A human being knows that the image in the mirror is she. That’s why we spend so much time staring into them. Great apes have a similar capacity for narcissism. Monkeys, however, don’t make the connection between the monkey in the mirror and themselves.
But that doesn’t mean they can’t. Chinese scientists have shown they can train rhesus monkeys to recognize themselves in the mirror, by the simple expedient of annoying the crap out of them.
Although monkeys in previous experiments never managed that spark of recognition no matter how many mirrors they were given, they didn’t have scientists sitting them in front of a mirror and shining a “mildly irritating” laser on their faces until they got a clue.
The scientists shined the laser on the monkey’s faces for two to five weeks until they realized that the marks they were seeing on the mirror corresponded to the irritation on their own faces.
After training with the laser the scientists were able to replace it with colored dye marks or virtual marks on the video screen. The monkeys still realized the marks were on their own faces even without the irritation as a guide.

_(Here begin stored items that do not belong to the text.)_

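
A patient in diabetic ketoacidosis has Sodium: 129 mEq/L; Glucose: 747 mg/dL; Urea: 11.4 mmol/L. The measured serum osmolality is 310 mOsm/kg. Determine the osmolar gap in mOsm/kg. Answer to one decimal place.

-0.9 mOsm/kg

Calculated osmolality = 2·Na + glucose/18 + urea
= 2·129 + 747/18 + 11.4
= 258 + 41.50 + 11.40
= 310.9 mOsm/kg ≈ 310.9 mOsm/kg
Osmolar gap = measured − calculated = 310 − 310.9 = -0.9 mOsm/kg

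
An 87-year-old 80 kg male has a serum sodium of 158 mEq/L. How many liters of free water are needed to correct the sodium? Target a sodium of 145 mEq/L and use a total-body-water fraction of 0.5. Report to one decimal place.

3.6 L

TBW = 0.5 · 80 = 40 L
Free water deficit = TBW · (Na/145 − 1)
= 40 · (158/145 − 1)
= 40 · 0.0897
= 3.59 L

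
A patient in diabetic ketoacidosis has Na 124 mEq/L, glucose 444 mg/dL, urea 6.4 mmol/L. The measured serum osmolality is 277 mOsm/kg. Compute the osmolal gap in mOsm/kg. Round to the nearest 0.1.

Calculated osmolality = 2·Na + glucose/18 + urea
= 2·124 + 444/18 + 6.4
= 248 + 24.67 + 6.40
= 279.07 mOsm/kg ≈ 279.1 mOsm/kg
Osmolar gap = measured − calculated = 277 − 279.1 = -2.1 mOsm/kg

-2.1 mOsm/kg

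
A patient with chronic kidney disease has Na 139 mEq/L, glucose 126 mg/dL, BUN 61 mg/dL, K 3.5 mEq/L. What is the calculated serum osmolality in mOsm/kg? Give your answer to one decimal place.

306.8 mOsm/kg

Calculated osmolality = 2·Na + glucose/18 + BUN/2.8
= 2·139 + 126/18 + 61/2.8
= 278 + 7 + 21.79
= 306.79 mOsm/kg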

Once this cognitive leap was made, five out of seven monkeys used the mirror for self-inspection. This included touching the mark on the face or ear and then smelling their fingers to try to identify what was on their face.

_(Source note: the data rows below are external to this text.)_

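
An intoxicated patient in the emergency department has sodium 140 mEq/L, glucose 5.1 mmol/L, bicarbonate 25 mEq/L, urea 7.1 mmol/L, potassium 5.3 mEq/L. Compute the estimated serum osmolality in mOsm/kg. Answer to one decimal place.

Calculated osmolality = 2·Na + glucose + urea
= 2·140 + 5.1 + 7.1
= 280 + 5.10 + 7.10
= 292.2 mOsm/kg

292.2 mOsm/kg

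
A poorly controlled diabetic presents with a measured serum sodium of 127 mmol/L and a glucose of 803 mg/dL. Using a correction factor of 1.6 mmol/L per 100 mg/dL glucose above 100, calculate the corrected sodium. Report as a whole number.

Corrected Na = measured Na + 1.6 · (glucose − 100)/100
= 127 + 1.6 · (803 − 100)/100
= 127 + 11.2
= 138.2 mmol/L

138 mmol/L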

The monkeys also spontaneously used the mirror to inspect other body parts. Exactly what ones are thankfully left to the imagination.
“Our findings suggest that the monkey brain has the basic ‘hardware’ [for mirror self-recognition], but they need appropriate training to acquire the ‘software’ to achieve self-recognition,” says Neng Gong of the Chinese Academy of Sciences.

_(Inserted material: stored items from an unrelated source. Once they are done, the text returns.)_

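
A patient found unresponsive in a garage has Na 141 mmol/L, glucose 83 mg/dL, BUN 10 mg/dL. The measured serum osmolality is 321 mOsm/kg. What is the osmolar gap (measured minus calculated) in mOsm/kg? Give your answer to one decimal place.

30.8 mOsm/kg

Calculated osmolality = 2·Na + glucose/18 + BUN/2.8
= 2·141 + 83/18 + 10/2.8
= 282 + 4.61 + 3.57
= 290.18 mOsm/kg ≈ 290.2 mOsm/kg
Osmolar gap = measured − calculated = 321 − 290.2 = 30.8 mOsm/kg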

The research offers hope that human beings with brain disorders such as Alzheimer’s, autism, schizophrenia or mental retardation that prevent them from recognizing themselves in a mirror can learn to do so.
“Although the impairment of self-recognition in patients implies the existence of cognitive/neurological deficits in self-processing brain mechanisms, our finding raised the possibility that such deficits might be remedied via training,” the researchers wrote in their findings. “Even partial restoration of self-recognition ability could be desirable.”